La señorita de las inyecciones no volvió más. Se pasó su mes de descanso y nada. Era Palomino quien venía siempre ahora; venía hasta cuando no le tocaba ponerle inyecciones a nadie. Y se pasaba horas conversando con Vilma, cosa que aburría bastante a Julius. A todos menos a ella les cayó antipático con su bicicleta, sus ternos azul marino y su maletín negro. Se creía un medicazo el tal Palomino, pero lo que no sabía era que Carlos, Celso y Da­niel lo querían matar. Nilda, por otro lado, gritaba que Vil­ma era una tal por cual y que esperara no más a que llegara la señora, a que se enterara, ya ni se ocupaba del ni­ño Julius por andar coqueteando con el enfermero ese. Palomino despreciaba olím­pi­­camente a todos, ni siquiera los saludaba. Cada día se pasaba más horas metido en el jardín y una vez hasta se olvidó de ponerle su inyección a Julius por estar conversando con Vilma. Otra vez, vino con máquina de fotos y la tuvo posando largo rato. Carlos y los mayordomos habían salido, Nilda andaba ocupada con su hijo y Ar­minda y su hija sabe Dios por dónde an­darían. Lo cierto es que el po­bre Julius estaba loco por salir a buscar al pintor Peter en el mercado. Le había dicho que iba a ir esa tarde, pero Vilma no le hacía caso. Y Palomino hasta le gritaba que se aguantara un poco, que no fregara. Así, hasta que Vilma apareció en ropa de baño, una que le había regalado la se­ñora y que le quedaba a la trinca. Parecía aspirante a rumbera con esas poses de artista tan mal aprendidas. Lo que sí es verdad es que estaba como mango la chola, y Palomino dale que dale, fo­to y foto, desde todos los ángulos, en blanco y negro, hasta en tecnicolor, según él, y las horas pasaban y el pobre Julius esperando. Por fin se escapó.

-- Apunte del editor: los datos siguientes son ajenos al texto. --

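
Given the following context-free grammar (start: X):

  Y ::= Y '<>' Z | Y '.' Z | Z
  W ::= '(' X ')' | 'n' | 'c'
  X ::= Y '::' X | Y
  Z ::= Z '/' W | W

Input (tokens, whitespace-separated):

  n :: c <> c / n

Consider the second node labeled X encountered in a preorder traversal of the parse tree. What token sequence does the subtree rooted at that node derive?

[X [Y [Z [W n]]] :: [X [Y [Y [Z [W c]]] <> [Z [Z [W c]] / [W n]]]]]

c <> c / n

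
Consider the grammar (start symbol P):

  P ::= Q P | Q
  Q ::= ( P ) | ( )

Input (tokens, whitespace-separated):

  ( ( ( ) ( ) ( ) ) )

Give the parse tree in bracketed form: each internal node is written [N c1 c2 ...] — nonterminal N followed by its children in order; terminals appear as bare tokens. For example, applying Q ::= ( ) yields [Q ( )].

P
Q
( P )
( Q )
( ( P ) )
( ( Q P ) )
( ( ( ) P ) )
( ( ( ) Q P ) )
( ( ( ) ( ) P ) )
( ( ( ) ( ) Q ) )
( ( ( ) ( ) ( ) ) )

[P [Q ( [P [Q ( [P [Q ( )] [P [Q ( )] [P [Q ( )]]]] )]] )]]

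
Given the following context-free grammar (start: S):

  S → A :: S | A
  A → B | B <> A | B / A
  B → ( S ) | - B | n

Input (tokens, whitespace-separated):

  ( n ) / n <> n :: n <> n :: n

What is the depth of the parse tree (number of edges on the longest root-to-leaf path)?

[S [A [B ( [S [A [B n]]] )] / [A [B n] <> [A [B n]]]] :: [S [A [B n] <> [A [B n]]] :: [S [A [B n]]]]]

6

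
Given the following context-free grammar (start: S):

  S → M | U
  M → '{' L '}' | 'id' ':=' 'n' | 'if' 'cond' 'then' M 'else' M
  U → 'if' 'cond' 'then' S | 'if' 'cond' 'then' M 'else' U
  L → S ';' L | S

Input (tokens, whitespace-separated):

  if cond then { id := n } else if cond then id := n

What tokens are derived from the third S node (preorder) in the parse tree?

id := n

[S [U if cond then [M { [L [S [M id := n]]] }] else [U if cond then [S [M id := n]]]]]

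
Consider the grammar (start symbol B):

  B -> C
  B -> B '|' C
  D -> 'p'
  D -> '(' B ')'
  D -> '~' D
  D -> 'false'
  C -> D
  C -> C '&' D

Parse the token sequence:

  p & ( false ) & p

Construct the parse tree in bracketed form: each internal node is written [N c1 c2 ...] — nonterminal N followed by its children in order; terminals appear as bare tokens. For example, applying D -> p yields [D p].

[B [C [C [C [D p]] & [D ( [B [C [D false]]] )]] & [D p]]]

B
C
C & D
C & D & D
D & D & D
p & D & D
p & ( B ) & D
p & ( C ) & D
p & ( D ) & D
p & ( false ) & D
p & ( false ) & p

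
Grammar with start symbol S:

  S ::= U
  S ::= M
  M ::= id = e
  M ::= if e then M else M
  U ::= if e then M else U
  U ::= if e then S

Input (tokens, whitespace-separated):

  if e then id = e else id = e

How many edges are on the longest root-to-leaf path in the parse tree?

[S [M if e then [M id = e] else [M id = e]]]

3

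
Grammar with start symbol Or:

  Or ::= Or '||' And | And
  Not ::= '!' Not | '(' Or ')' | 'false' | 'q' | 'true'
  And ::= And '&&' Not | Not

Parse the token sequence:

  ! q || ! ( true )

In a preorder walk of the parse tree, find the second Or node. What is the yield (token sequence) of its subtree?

[Or [Or [And [Not ! [Not q]]]] || [And [Not ! [Not ( [Or [And [Not true]]] )]]]]

! q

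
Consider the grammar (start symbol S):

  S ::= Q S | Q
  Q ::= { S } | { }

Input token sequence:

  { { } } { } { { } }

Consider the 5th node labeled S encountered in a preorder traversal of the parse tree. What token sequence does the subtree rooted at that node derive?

{ }

[S [Q { [S [Q { }]] }] [S [Q { }] [S [Q { [S [Q { }]] }]]]]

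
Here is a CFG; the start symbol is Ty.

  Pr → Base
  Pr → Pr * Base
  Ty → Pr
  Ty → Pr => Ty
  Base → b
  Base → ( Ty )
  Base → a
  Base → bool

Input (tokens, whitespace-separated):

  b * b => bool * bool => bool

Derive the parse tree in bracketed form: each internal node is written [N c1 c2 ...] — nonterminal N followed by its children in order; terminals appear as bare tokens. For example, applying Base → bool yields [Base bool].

[Ty [Pr [Pr [Base b]] * [Base b]] => [Ty [Pr [Pr [Base bool]] * [Base bool]] => [Ty [Pr [Base bool]]]]]

Ty
Pr => Ty
Pr * Base => Ty
Base * Base => Ty
b * Base => Ty
b * b => Ty
b * b => Pr => Ty
b * b => Pr * Base => Ty
b * b => Base * Base => Ty
b * b => bool * Base => Ty
b * b => bool * bool => Ty
b * b => bool * bool => Pr
b * b => bool * bool => Base
b * b => bool * bool => bool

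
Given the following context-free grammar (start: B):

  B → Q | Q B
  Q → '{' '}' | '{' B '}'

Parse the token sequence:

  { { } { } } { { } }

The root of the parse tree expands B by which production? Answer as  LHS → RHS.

[B [Q { [B [Q { }] [B [Q { }]]] }] [B [Q { [B [Q { }]] }]]]

B → Q B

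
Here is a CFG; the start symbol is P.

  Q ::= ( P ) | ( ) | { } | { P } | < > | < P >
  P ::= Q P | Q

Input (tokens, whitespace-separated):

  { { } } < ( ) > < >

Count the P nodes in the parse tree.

[P [Q { [P [Q { }]] }] [P [Q < [P [Q ( )]] >] [P [Q < >]]]]

5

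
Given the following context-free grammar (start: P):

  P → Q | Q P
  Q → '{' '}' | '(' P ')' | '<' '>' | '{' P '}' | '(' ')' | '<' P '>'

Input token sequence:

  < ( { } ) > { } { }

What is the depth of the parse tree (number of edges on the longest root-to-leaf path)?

6

[P [Q < [P [Q ( [P [Q { }]] )]] >] [P [Q { }] [P [Q { }]]]]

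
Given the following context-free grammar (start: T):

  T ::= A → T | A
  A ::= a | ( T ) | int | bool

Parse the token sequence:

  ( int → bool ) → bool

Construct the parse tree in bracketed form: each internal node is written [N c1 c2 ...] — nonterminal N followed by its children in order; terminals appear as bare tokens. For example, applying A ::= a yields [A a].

[T [A ( [T [A int] → [T [A bool]]] )] → [T [A bool]]]

T
A → T
( T ) → T
( A → T ) → T
( int → T ) → T
( int → A ) → T
( int → bool ) → T
( int → bool ) → A
( int → bool ) → bool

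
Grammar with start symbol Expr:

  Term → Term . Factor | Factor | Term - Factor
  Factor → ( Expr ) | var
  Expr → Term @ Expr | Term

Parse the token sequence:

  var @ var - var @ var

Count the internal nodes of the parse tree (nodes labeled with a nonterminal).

11

[Expr [Term [Factor var]] @ [Expr [Term [Term [Factor var]] - [Factor var]] @ [Expr [Term [Factor var]]]]]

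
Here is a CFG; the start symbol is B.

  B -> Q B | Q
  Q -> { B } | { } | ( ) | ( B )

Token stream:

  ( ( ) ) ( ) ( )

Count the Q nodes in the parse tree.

4

[B [Q ( [B [Q ( )]] )] [B [Q ( )] [B [Q ( )]]]]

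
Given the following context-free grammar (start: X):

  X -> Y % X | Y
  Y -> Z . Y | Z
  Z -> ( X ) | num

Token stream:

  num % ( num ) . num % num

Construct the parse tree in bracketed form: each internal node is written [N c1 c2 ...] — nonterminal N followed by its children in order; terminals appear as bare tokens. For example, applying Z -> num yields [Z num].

X
Y % X
Z % X
num % X
num % Y % X
num % Z . Y % X
num % ( X ) . Y % X
num % ( Y ) . Y % X
num % ( Z ) . Y % X
num % ( num ) . Y % X
num % ( num ) . Z % X
num % ( num ) . num % X
num % ( num ) . num % Y
num % ( num ) . num % Z
num % ( num ) . num % num

[X [Y [Z num]] % [X [Y [Z ( [X [Y [Z num]]] )] . [Y [Z num]]] % [X [Y [Z num]]]]]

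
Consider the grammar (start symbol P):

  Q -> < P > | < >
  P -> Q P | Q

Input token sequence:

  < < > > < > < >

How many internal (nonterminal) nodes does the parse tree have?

[P [Q < [P [Q < >]] >] [P [Q < >] [P [Q < >]]]]

8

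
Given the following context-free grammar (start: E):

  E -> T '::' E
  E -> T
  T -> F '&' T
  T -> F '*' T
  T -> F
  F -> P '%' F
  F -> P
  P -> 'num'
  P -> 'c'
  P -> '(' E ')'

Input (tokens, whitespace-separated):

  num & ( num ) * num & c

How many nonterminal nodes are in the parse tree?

[E [T [F [P num]] & [T [F [P ( [E [T [F [P num]]]] )]] * [T [F [P num]] & [T [F [P c]]]]]]]

17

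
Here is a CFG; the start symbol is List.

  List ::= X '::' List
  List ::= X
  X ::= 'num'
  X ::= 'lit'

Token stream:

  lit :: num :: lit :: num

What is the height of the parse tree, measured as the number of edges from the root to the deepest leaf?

[List [X lit] :: [List [X num] :: [List [X lit] :: [List [X num]]]]]

5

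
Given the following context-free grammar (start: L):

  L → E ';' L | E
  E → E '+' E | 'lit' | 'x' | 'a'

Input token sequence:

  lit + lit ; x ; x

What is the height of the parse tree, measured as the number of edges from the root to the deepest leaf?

[L [E [E lit] + [E lit]] ; [L [E x] ; [L [E x]]]]

4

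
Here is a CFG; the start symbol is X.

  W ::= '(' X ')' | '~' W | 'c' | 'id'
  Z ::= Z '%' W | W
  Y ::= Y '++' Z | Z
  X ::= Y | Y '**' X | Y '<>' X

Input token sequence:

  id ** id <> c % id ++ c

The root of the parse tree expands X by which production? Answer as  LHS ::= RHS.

X ::= Y '**' X

[X [Y [Z [W id]]] ** [X [Y [Z [W id]]] <> [X [Y [Y [Z [Z [W c]] % [W id]]] ++ [Z [W c]]]]]]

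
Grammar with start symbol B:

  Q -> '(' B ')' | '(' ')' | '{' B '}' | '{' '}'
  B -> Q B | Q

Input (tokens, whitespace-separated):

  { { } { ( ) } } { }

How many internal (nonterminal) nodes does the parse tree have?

[B [Q { [B [Q { }] [B [Q { [B [Q ( )]] }]]] }] [B [Q { }]]]

10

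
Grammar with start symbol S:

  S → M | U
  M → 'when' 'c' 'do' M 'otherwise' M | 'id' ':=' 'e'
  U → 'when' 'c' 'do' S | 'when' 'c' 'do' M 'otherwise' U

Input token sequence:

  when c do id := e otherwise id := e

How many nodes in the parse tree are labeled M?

3

[S [M when c do [M id := e] otherwise [M id := e]]]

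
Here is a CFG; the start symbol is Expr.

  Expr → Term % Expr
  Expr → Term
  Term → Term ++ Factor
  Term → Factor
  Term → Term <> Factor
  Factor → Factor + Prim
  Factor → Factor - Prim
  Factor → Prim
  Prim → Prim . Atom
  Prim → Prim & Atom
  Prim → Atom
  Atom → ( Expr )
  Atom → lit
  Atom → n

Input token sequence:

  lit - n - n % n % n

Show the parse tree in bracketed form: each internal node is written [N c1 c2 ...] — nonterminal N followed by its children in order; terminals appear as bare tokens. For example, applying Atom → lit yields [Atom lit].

Expr
Term % Expr
Factor % Expr
Factor - Prim % Expr
Factor - Prim - Prim % Expr
Prim - Prim - Prim % Expr
Atom - Prim - Prim % Expr
lit - Prim - Prim % Expr
lit - Atom - Prim % Expr
lit - n - Prim % Expr
lit - n - Atom % Expr
lit - n - n % Expr
lit - n - n % Term % Expr
lit - n - n % Factor % Expr
lit - n - n % Prim % Expr
lit - n - n % Atom % Expr
lit - n - n % n % Expr
lit - n - n % n % Term
lit - n - n % n % Factor
lit - n - n % n % Prim
lit - n - n % n % Atom
lit - n - n % n % n

[Expr [Term [Factor [Factor [Factor [Prim [Atom lit]]] - [Prim [Atom n]]] - [Prim [Atom n]]]] % [Expr [Term [Factor [Prim [Atom n]]]] % [Expr [Term [Factor [Prim [Atom n]]]]]]]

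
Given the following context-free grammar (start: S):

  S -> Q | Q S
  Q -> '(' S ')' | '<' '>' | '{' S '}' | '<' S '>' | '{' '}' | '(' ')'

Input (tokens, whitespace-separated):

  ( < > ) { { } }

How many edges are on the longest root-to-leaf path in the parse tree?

5

[S [Q ( [S [Q < >]] )] [S [Q { [S [Q { }]] }]]]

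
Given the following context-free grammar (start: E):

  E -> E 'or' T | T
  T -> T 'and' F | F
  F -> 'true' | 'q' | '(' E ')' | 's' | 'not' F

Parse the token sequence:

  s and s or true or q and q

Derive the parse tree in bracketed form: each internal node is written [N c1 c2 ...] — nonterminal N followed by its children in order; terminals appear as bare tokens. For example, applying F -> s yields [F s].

[E [E [E [T [T [F s]] and [F s]]] or [T [F true]]] or [T [T [F q]] and [F q]]]

E
E or T
E or T or T
T or T or T
T and F or T or T
F and F or T or T
s and F or T or T
s and s or T or T
s and s or F or T
s and s or true or T
s and s or true or T and F
s and s or true or F and F
s and s or true or q and F
s and s or true or q and q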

Reconoció fácilmente el camino hacia Chosica Baja: era solo cues­­tión de tomar la primera calle a la izquierda y llegar, dos cuadras más allá, al Parque Central. Seguir siempre de frente has­ta encontrar una de las escaleras que bajan a la avenida 28 de Julio, la principal de Cho­­sica Baja, ancha, llena de tiendas, bazares y bodegas. En una de sus últimas bocacalles estaba el mercado, al fondo, cerca del río, no era difícil ubicarlo. Claro que la aven­tura era como para asustar a cualquier niño de su edad, pero Ju­lius, llevado por el ansia de encontrar al pintor Peter del mercado, olvidó el miedo y no se sintió perdido en ningún momento. Y ahí estaban ya los kioscos, los puestos, los petates de los ambulantes, las verduras, los pescados brillantes y los trozos de vacas y toros colgando colorados e inmensos. Y ahí estaba Peter, también, con su paleta y todo su instrumental en una bolsa. Conversaba con una placera, rodeado de curiosos, posibles carteristas y admiradores sinceros. Su pipa se desplazó ligeramente hacia la derecha cuando sonrió al ver a Julius, lo llamaba con una mano y con la otra le señalaba algo allá al fondo, en un kiosco. Julius se acercó y, por primera vez en su vida, le dio la mano a alguien por iniciativa propia, sin que nadie, a su lado, le dijera saluda niñito.